Será, por razones obvias, sobre todo en Cataluña donde más se deje sentir con el tiempo, y tras el aturdimiento inicial, esta enorme carga de profundidad que ha supuesto para su historia contemporánea el escándalo Pujol. Pero desde Euskadi también se notará, porque aquí su figura fue referente para muchos, sobre todo entre los nacionalistas, pero también entre una amplia franja social de personas con talante moderado, amantes de su propia singularidad y, al mismo tiempo, preocupadas por el destino de la colectividad española en su conjunto. Todos sentíamos que lo de Cataluña con su proceso independentista iba en serio no porque Mas, Homs o Junqueras salieran a la palestra a explicarlo, sino porque veíamos, muchos con cierto pasmo, cómo desde el palco de invitados del Parlament quien aplaudía las intervenciones más radicalizadas no era otro que Jordi Pujol, fundador del nacionalismo moderado en Cataluña, padre de la patria catalana moderna, sin duda el político más carismático de su historia y, junto con Suárez y González, de la Transición española.
Desde el nacionalismo llamado moderado, el de CiU en Cataluña y el del PNV aquí, se está luchando ahora por desvincular la figura de Pujol del proceso independentista, pero eso es tan imposible de conseguir como si lo intentáramos hacer respecto de lo que significó para la Transición española, vasca incluida. Tanto la Transición como el independentismo, procesos políticos trascendentales para millones de personas en España y en Cataluña, quedan ahora cuestionados seriamente en su credibilidad y en su imagen exterior, por el daño irreparable que les ha causado quien representó, en ambos casos, desde el ámbito nacionalista, su personalidad política más seria y convincente.
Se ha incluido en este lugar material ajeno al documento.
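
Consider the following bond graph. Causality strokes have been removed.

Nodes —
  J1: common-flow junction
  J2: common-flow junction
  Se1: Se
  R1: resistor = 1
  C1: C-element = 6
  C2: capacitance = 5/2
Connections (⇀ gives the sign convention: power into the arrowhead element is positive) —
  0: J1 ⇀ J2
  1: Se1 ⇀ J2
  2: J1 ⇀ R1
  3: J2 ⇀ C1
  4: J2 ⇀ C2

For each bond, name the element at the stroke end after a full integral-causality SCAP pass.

bond 1 stroke at J2  (Se1 fixes effort; stroke away)
bond 3 stroke at J2  (prefer integral on C1)
bond 4 stroke at J2  (C2 integral (e out))
bond 0 stroke at J1  (only one flow-in slot at J2)
bond 2 stroke at R1  (J1 needs exactly one f-in)

bond 0 stroke→J1
bond 1 stroke→J2
bond 2 stroke→R1
bond 3 stroke→J2
bond 4 stroke→J2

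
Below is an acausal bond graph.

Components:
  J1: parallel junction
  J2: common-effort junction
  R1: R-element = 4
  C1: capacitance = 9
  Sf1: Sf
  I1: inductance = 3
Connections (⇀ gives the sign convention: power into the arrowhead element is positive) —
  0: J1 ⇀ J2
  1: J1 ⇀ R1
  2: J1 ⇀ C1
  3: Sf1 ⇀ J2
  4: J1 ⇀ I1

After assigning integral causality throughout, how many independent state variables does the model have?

bond 3 →Sf1  (Sf1 fixes flow; stroke at Sf1)
bond 0 →J2  (J2 needs exactly one e-in)
bond 2 →J1  (C1 outputs effort q/C1)
bond 1 →R1  (J1: bond 2 brought effort, rest push out)
bond 4 →I1  (common-e at J1 fixed by 2)

2  (C1, I1 all integral)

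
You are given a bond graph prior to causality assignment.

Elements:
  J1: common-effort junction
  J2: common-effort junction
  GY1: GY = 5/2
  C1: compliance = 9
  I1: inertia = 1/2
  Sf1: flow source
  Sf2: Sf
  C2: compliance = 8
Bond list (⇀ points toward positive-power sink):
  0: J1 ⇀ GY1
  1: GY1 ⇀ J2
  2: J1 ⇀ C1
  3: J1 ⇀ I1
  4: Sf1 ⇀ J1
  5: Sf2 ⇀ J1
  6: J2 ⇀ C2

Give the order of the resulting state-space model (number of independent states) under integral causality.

bond 4 stroke→Sf1  (Sf1 (Sf) sets flow on bond)
bond 5 stroke→Sf2  (Sf2 fixes flow; stroke at Sf2)
bond 2 stroke→J1  (prefer integral on C1)
bond 0 stroke→GY1  (J1 effort already set via bond 2)
bond 3 stroke→I1  (J1: bond 2 brought effort, rest push out)
bond 1 stroke→GY1  (GY1: gyrator matches bond 0)
bond 6 stroke→J2  (J2: last free bond brings effort in)

3  (C1, C2, I1 all integral)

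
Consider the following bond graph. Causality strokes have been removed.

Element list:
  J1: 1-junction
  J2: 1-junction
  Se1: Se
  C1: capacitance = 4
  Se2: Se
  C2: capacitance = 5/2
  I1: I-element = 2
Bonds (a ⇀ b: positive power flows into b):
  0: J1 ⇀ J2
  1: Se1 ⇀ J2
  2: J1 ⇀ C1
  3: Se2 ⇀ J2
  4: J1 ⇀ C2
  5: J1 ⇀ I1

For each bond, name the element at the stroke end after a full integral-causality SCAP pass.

#1 |J2  (Se1: effort source, stroke at far end)
#3 |J2  (Se2 (Se) sets effort on bond)
#0 |J1  (only one flow-in slot at J2)
#2 |J1  (C1 integral (e out))
#4 |J1  (C2 integral (e out))
#5 |I1  (J1 needs exactly one f-in)

#0 stroke→J1
#1 stroke→J2
#2 stroke→J1
#3 stroke→J2
#4 stroke→J1
#5 stroke→I1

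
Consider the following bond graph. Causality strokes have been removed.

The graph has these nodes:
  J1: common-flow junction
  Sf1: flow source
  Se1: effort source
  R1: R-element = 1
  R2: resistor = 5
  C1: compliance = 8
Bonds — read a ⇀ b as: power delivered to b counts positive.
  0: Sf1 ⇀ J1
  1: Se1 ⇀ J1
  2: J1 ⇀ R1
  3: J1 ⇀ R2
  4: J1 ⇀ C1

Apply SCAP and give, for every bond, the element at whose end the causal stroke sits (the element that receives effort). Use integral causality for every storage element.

b0 |Sf1
b1 |J1
b2 |J1
b3 |J1
b4 |J1

b0 stroke at Sf1  (source Sf1 imposes f)
b1 stroke at J1  (Se1: effort source, stroke at far end)
b2 stroke at J1  (J1: bond 0 brought flow, rest push out)
b3 stroke at J1  (1-jn J1 has f-setter on 0)
b4 stroke at J1  (1-jn J1 has f-setter on 0)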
El PNV, además de firmar con él, y con el gallego Beiras, en 1998, la Declaración de Barcelona, para reactivar la entente de los nacionalismos periféricos por la plurinacionalidad del Estado español, rememorando la Galeuzca de 1933, le concedió a Jordi Pujol el premio Sabino Arana de 2005 por «su compromiso, la defensa de los valores de tolerancia y la búsqueda de la libertad y democracia»: ¿tendría que devolver también este reconocimiento, tal como le han exigido los suyos propios que haga con la medalla de oro de la Generalitat que le otorgaron en 2007?